EL LÁPIZ
Me han regalado un lápiz. Un lápiz para escribir. Hasta aquí, todo normal. Pero lo que no es normal es el lápiz. A diferencia de otros lápices, el lápiz que me han regalado se consume si no escribes. Es decir, cuando escribo con él, la mina de grafito permanece intacta en tamaño, forma y densidad. Pero el día que no escribo con él, va menguando lentamente, como si hubiera sido usado.
Al principio, pensé que se trataba de un nuevo invento de los chinos o de los japoneses (nunca supe distinguirles a primera vista). Luego me dio por creer que se trataba de un prototipo de artilugio para espías, como aquellos mensajes que enviaban a Ethan Hunt en Misión Imposible y que se destruían en cinco, cuatro, tres, dos y… boom!!! También consideré seriamente que podría tratarse de una aleación biotecnológica basada en el concepto de la obsolescencia programada, pero a la inversa.
Tras horas de elucubraciones estériles, finalmente he llegado a la conclusión de que la razón de tan inexplicable fenómeno radica en la relación paralela del uso del lápiz y el uso del cerebro. Es decir, si me da por pensar, el cerebro conserva su tamaño y permanece en su forma original. Pero en el momento en el que no reflexiono sobre algún aspecto concreto de la vida que me rodea, noto el vacío craneal provocado por el espacio que deja la masa encefálica al disminuir su diámetro por empequeñecimiento repentino.
Debido a esta conclusión, desde que tengo el lápiz mágico (así he decidido llamarle) escribo más que nunca.

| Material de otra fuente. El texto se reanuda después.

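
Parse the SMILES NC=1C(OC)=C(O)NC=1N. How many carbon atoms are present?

5

Count every carbon token in the SMILES (each C, including those in ring-closure positions and inside branches).
Carbon count: 5.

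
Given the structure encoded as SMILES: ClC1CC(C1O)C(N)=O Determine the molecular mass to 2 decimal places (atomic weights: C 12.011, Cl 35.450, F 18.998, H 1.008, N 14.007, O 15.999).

First, the molecular formula is C5H8ClNO2 (counting implicit H from valence).
  C: 5 × 12.011 = 60.055
  Cl: 1 × 35.450 = 35.450
  H: 8 × 1.008 = 8.064
  N: 1 × 14.007 = 14.007
  O: 2 × 15.999 = 31.998
Sum: 5×12.011 + 1×35.450 + 8×1.008 + 1×14.007 + 2×15.999 = 149.574 → 149.57 g/mol.

149.57 g/mol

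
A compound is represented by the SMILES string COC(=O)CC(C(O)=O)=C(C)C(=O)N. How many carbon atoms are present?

Count every carbon token in the SMILES (each C, including those in ring-closure positions and inside branches).
Carbon count: 8.

8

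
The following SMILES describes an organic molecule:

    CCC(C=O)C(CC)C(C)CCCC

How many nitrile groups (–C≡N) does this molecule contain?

Scan the SMILES for the nitrile motif — none present.
Groups that are present: 1 aldehyde.

0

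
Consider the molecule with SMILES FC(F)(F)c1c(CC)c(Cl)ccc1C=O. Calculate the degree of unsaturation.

Molecular formula: C10H8ClF3O.
DoU = (2C + 2 + N − H − X) / 2, where X is the halogen count and O/S are ignored.
    = (2·10 + 2 + 0 − 8 − 4) / 2 = 10 / 2 = 5.

5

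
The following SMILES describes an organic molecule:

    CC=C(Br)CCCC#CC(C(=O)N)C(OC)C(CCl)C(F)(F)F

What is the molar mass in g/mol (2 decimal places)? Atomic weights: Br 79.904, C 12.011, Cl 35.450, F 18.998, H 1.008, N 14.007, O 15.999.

First, the molecular formula is C15H20BrClF3NO2 (counting implicit H from valence).
  Br: 1 × 79.904 = 79.904
  C: 15 × 12.011 = 180.165
  Cl: 1 × 35.450 = 35.450
  F: 3 × 18.998 = 56.994
  H: 20 × 1.008 = 20.160
  N: 1 × 14.007 = 14.007
  O: 2 × 15.999 = 31.998
Sum: 1×79.904 + 15×12.011 + 1×35.450 + 3×18.998 + 20×1.008 + 1×14.007 + 2×15.999 = 418.678 → 418.68 g/mol.

418.68 g/mol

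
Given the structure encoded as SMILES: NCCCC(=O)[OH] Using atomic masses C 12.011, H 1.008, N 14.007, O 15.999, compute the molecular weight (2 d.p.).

First, the molecular formula is C4H9NO2 (counting implicit H from valence).
  C: 4 × 12.011 = 48.044
  H: 9 × 1.008 = 9.072
  N: 1 × 14.007 = 14.007
  O: 2 × 15.999 = 31.998
Sum: 4×12.011 + 9×1.008 + 1×14.007 + 2×15.999 = 103.121 → 103.12 g/mol.

103.12 g/mol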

También corrijo más que nunca. Y eso me transforma día tras día en mejor escritor y, por extensión, en mejor persona (o viceversa, no lo sé; o eso creo yo, tampoco lo sé).

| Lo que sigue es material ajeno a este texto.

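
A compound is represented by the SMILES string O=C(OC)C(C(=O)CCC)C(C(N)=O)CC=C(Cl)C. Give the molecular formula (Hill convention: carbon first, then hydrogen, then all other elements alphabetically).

C13H20ClNO4

Walk through each heavy atom and fill implicit hydrogens from standard valence (C 4, N 3, O 2, S 2, halogen 1):
  atom 1: O, bond orders sum to 2 (valence 2) → 0 H
  atom 2: C, bond orders sum to 4 (valence 4) → 0 H
  atom 3: O, bond orders sum to 2 (valence 2) → 0 H
  atom 4: C, bond orders sum to 1 (valence 4) → 3 H
  atom 5: C, bond orders sum to 3 (valence 4) → 1 H
  atom 6: C, bond orders sum to 4 (valence 4) → 0 H
  atom 7: O, bond orders sum to 2 (valence 2) → 0 H
  atom 8: C, bond orders sum to 2 (valence 4) → 2 H
  atom 9: C, bond orders sum to 2 (valence 4) → 2 H
  atom 10: C, bond orders sum to 1 (valence 4) → 3 H
  atom 11: C, bond orders sum to 3 (valence 4) → 1 H
  atom 12: C, bond orders sum to 4 (valence 4) → 0 H
  atom 13: N, bond orders sum to 1 (valence 3) → 2 H
  atom 14: O, bond orders sum to 2 (valence 2) → 0 H
  atom 15: C, bond orders sum to 2 (valence 4) → 2 H
  atom 16: C, bond orders sum to 3 (valence 4) → 1 H
  atom 17: C, bond orders sum to 4 (valence 4) → 0 H
  atom 18: Cl (halogen, monovalent) → 0 H
  atom 19: C, bond orders sum to 1 (valence 4) → 3 H
Totals → C:13, H:20, Cl:1, N:1, O:4.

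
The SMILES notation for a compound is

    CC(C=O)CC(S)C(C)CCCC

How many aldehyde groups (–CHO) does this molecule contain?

1

The aldehyde motif appears at heavy-atom position 3 in the SMILES.
Other groups present: 1 thiol.
Aldehyde count: 1.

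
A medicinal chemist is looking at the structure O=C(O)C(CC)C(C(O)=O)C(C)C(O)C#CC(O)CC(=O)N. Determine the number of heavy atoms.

Every atom symbol written in the SMILES (organic subset) is one heavy atom; implicit H are not written.
Heavy atoms by element → C:14, N:1, O:7.
Total: 22.

22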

Nunca me definiría como escritor del mismo modo que tampoco diría de mí que soy piloto por el hecho de conducir un coche Seat de segunda mano; o me llamaría chef por meter al microondas un plato precocinado comprado en la sección gourmet de El Corte Inglés. Pero como en esta vida te llaman de todo por no hacer nada de nada, prefiero ser yo el que elija lo que quiero que me llamen en las redes sociales antes de que lo hagan otros usando adjetivos llenos de faltas de ortografía y carentes de raciocinio (tanto los adjetivos como quien los escribe).

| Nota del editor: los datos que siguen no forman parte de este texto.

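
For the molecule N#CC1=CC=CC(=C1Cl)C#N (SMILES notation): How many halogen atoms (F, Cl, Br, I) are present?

Halogen atoms appear at heavy-atom position 9 (1×Cl).
Other groups present: 2 nitrile.
Halogen count: 1.

1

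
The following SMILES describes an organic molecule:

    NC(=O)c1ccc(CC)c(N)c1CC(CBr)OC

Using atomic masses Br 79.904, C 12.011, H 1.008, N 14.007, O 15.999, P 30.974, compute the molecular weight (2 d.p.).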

Aquí les dejo mi reflexión dominical para que la digieran con el café del desayuno, mientras salgo a comprar un sacapuntas para escribir artículos más afilados. De esos que al leerlos te rasgan el alma sin saber si hay cura posible y reflejen las inquietudes de un humilde escritor que escribe por la necesidad de escribir (o por no consumirse domingo tras domingo, como le ocurre al lápiz que me han regalado cuando no le doy uso).